A 2014 study by the League of American Orchestras showed that less than 2% of musicians in orchestras in the US are Black. Classical music audiences are also predominantly white.
Moore agrees that classical music “is a tough nut to crack.” The Festival Hall has made some advancements in its attempt to address the issue of inequity in the classical music world, working regularly with Chineke! Orchestra, the first professional orchestra in Europe made up of majority Black, Asian and ethnically diverse musicians.
Moore says whenever they feature musicians of color, audience diversity notably increases.

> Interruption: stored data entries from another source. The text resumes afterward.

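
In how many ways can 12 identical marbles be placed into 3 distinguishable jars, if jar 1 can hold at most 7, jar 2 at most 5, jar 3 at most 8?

38

Without the upper bounds there are C(14,2) = 91 ways to split 12 among 3 jars.
Subtract solutions that violate a single cap (substitute x_i' = x_i − (cap_i+1)): x_1 ≥ 8 gives C(6,2) = 15; x_2 ≥ 6 gives C(8,2) = 28; x_3 ≥ 9 gives C(5,2) = 10. Together 53.
No two caps can be exceeded simultaneously, so the pair terms are all 0.
By inclusion–exclusion the count is 91 − 53 + 0 = 38.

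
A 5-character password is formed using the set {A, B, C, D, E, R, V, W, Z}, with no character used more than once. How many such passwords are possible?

15120

This is a permutation of 5 out of 9: P(9,5) = 9!/4!.
That product is 9 × 8 × 7 × 6 × 5 = 15120.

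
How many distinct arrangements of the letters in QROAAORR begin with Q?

210

With the first slot taken by Q, it remains to arrange the other 7 letters (ROAAORR).
Those 7 letters have A appearing twice, O appearing twice, and R appearing 3 times, giving (7)!/(3!·2!·2!) = 210.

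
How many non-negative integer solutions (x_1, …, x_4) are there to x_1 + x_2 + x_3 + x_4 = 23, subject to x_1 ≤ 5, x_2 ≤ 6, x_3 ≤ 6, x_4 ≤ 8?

Ignoring the caps, the number of non-negative solutions to x_1+…+x_4 = 23 is C(26,3) = 2600.
Subtract solutions that violate a single cap (substitute x_i' = x_i − (cap_i+1)): x_1 ≥ 6 gives C(20,3) = 1140; x_2 ≥ 7 gives C(19,3) = 969; x_3 ≥ 7 gives C(19,3) = 969; x_4 ≥ 9 gives C(17,3) = 680. Together 3758.
Add back pairs where two caps are both exceeded: 286 + 286 + 165 + 220 + 120 + 120 = 1197.
Subtract triples: 20 + 4 + 4 + 1 = 29.
By inclusion–exclusion the count is 2600 − 3758 + 1197 − 29 = 10.

10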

She hopes next month’s new season will help change things, too.
Along with musicians like Wilson and Bryan, the program also includes work by Adolphus Hailstork, Avril Coleridge-Taylor, Dai Fujikura, Errollyn Wallen, Fela Sowande, George Lewis, Hannah Kendall, Florence Price, Jessie Montgomery, Jimmy López, Joel Thompson, Joseph Boulogne, Samuel Coleridge-Taylor and Tania León.
Wilson will be allowed to attend when his new composition is performed but Courtney Bryan will have to make do with watching online from her home in New Orleans.
Still, she says, to be featured by Britain’s Royal Festival Hall is not a bad achievement for a young woman who was once told her dreams were too big.